Ajustes en los estímulos fiscales
De acuerdo con la información difundida en el Diario Oficial de la Federación, la Secretaría de Hacienda y Crédito Público modificó los porcentajes de apoyo aplicados a los automovilistas. Para el caso de la gasolina de mayor octanaje, frecuentemente utilizada en vehículos deportivos y de alta gama, el beneficio fiscal experimentó un salto exponencial al pasar de 6% a 23,9% por cada litro, lo que se traduce en un incremento monetario de MXN$0,3 a MXN$1,35 vigente del 5 al 11 de septiembre de 2026.
Paralelamente, el combustible de uso generalizado entre la ciudadanía también recibió una inyección en su esquema de protección económica, elevando su estímulo de 22,8% a 31,4%, equivalente a MXN$2,1 por litro. Por su parte, el diésel, considerado un insumo vital para las cadenas logísticas, el traslado de pasajeros y las actividades del sector primario e industrial, mantuvo un respaldo sustancial que se ubicó entre 81% y 90%, representando MXN$6 por cada litro.
El impacto geopolítico en los energéticos
Estas medidas gubernamentales responden directamente a las repercusiones económicas generadas por las hostilidades bélicas iniciadas a finales de febrero. El bloqueo en el estrecho de Ormuz, un canal fundamental por el cual transita una quinta parte del petróleo comercializado a nivel mundial, ha generado disrupciones severas en las cadenas de suministro y ha impulsado al alza las cotizaciones internacionales de los petrolíferos.
La escasez de energéticos en regiones como Europa ha obligado a naciones europeas a buscar abastecimiento externo en mercados americanos, una situación inédita en los últimos siete años. Aunque la estrategia energética nacional prioriza la autosuficiencia, la dependencia parcial de las importaciones provenientes de Estados Unidos expone al país a las fluctuaciones de los precios internacionales.
Como mecanismo complementario para proteger la economía familiar, la administración federal pactó un acuerdo de carácter voluntario con los empresarios del ramo gasolinero. Este convenio establece topes máximos en la venta al público de MXN$24 por litro para la gasolina regular y de menos de MXN$27 por litro para el diésel, el cual fue recientemente prorrogado por un semestre adicional.
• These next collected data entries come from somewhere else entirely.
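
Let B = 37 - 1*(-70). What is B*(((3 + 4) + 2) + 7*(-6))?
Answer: -3531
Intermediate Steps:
B = 107 (B = 37 + 70 = 107)
B*(((3 + 4) + 2) + 7*(-6)) = 107*(((3 + 4) + 2) + 7*(-6)) = 107*((7 + 2) - 42) = 107*(9 - 42) = 107*(-33) = -3531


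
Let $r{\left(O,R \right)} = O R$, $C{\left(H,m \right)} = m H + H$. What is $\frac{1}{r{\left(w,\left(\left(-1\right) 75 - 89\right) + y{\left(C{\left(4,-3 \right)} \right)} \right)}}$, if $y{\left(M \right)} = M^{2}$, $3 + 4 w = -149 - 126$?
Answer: $\frac{1}{6950} \approx 0.00014388$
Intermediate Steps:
$w = - \frac{139}{2}$ ($w = - \frac{3}{4} + \frac{-149 - 126}{4} = - \frac{3}{4} + \frac{1}{4} \left(-275\right) = - \frac{3}{4} - \frac{275}{4} = - \frac{139}{2} \approx -69.5$)
$C{\left(H,m \right)} = H + H m$ ($C{\left(H,m \right)} = H m + H = H + H m$)
$\frac{1}{r{\left(w,\left(\left(-1\right) 75 - 89\right) + y{\left(C{\left(4,-3 \right)} \right)} \right)}} = \frac{1}{\left(- \frac{139}{2}\right) \left(\left(\left(-1\right) 75 - 89\right) + \left(4 \left(1 - 3\right)\right)^{2}\right)} = \frac{1}{\left(- \frac{139}{2}\right) \left(\left(-75 - 89\right) + \left(4 \left(-2\right)\right)^{2}\right)} = \frac{1}{\left(- \frac{139}{2}\right) \left(-164 + \left(-8\right)^{2}\right)} = \frac{1}{\left(- \frac{139}{2}\right) \left(-164 + 64\right)} = \frac{1}{\left(- \frac{139}{2}\right) \left(-100\right)} = \frac{1}{6950}$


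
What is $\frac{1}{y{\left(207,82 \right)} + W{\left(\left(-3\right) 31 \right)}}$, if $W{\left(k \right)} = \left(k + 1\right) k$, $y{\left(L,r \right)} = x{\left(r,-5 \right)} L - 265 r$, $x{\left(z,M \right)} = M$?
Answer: $- \frac{1}{14209} \approx -7.0378 \cdot 10^{-5}$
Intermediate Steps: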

Especificaciones técnicas del combustible prémium
Respecto al enfoque del apoyo gubernamental hacia los automotores de mayor valor adquisitivo, Ramsés Pech, analista energético de la firma Caraiva y Asociados, explicó que «la gasolina premium es para autos deportivos y de lujo porque los vehículos necesitan alto octanaje por su relación de compresión en el motor, es decir, la capacidad de comprimir la mezcla de aire y combustible en los cilindros antes de la combustión».
Desde el punto de vista técnico, la empresa estatal Petróleos Mexicanos detalla en sus plataformas institucionales que los mecanismos de alta compresión exigen carburantes con propiedades superiores de octanaje, situando el estándar de su producto prémium en 91 octanos, umbral que contempla la actual aplicación del subsidio fiscal.
Por su parte, marcas de la industria automotriz global como BMW, Ferrari y Mercedes-Benz estipulan de manera recurrente el uso de esta clase de energéticos para garantizar el óptimo desempeño, la durabilidad y la eficiencia de los propulsores de alto rendimiento que integran sus unidades más exclusivas.